Esta proposta, que Lacerda, Salgado, Zanc e Teixeira pretendem consolidar por meio de uma turnê e de registro audiovisual, traz ainda o ganho adicional de formar admiradores entre as mais novas gerações, aproximando ainda mais a arte do público e os artistas da comunidade. Um dos ícones desta cultura que se busca reavivar e fazer transcenderRolando Boldrin, já percebeu o  potencial do grupo e sua importância no cenário nacional e não tardou a chamar os quatro para participarem do renomado programa Sr.Brasil. A gravação ocorreu no teatro do SESC Pompeia em agosto de 2013 e arrancou demorados aplausos da plateia. Dois meses depois, encerrando um tempo de ansiosa espera, a TV Cultura, enfim, levou o 4 Cantos ao ar. Os vídeos podem ser vistos clicando nos linques abaixo.

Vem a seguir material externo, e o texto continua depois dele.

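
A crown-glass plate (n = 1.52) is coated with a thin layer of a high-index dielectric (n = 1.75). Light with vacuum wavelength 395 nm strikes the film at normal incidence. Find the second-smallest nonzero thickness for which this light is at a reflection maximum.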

É importante destacar que os quatro têm, ainda, promissoras carreiras-solo. Lacerda, por exemplo, já tem na discografia três títulos Alma Lavada, Alma Caipira e Cantador, Salgado assina Trem Bão e Sina de Cantadô, além de 2 Mares, com Kátia Teixeira. Zanc estreou com Pendenga e, prosseguiu com Fruto da Lida. Teixeira é autor de Almanaque Rural e está anunciando para março de 2015 Casa Aberta. Cláudio e Rodrigo ainda se apresentam em tributos à Pena Branca e Xavantinho e Wilson presta homenagens a Tonico e Tinoco. Com Sarah Abreu, ele reaviva  Cascatinha e Inhana.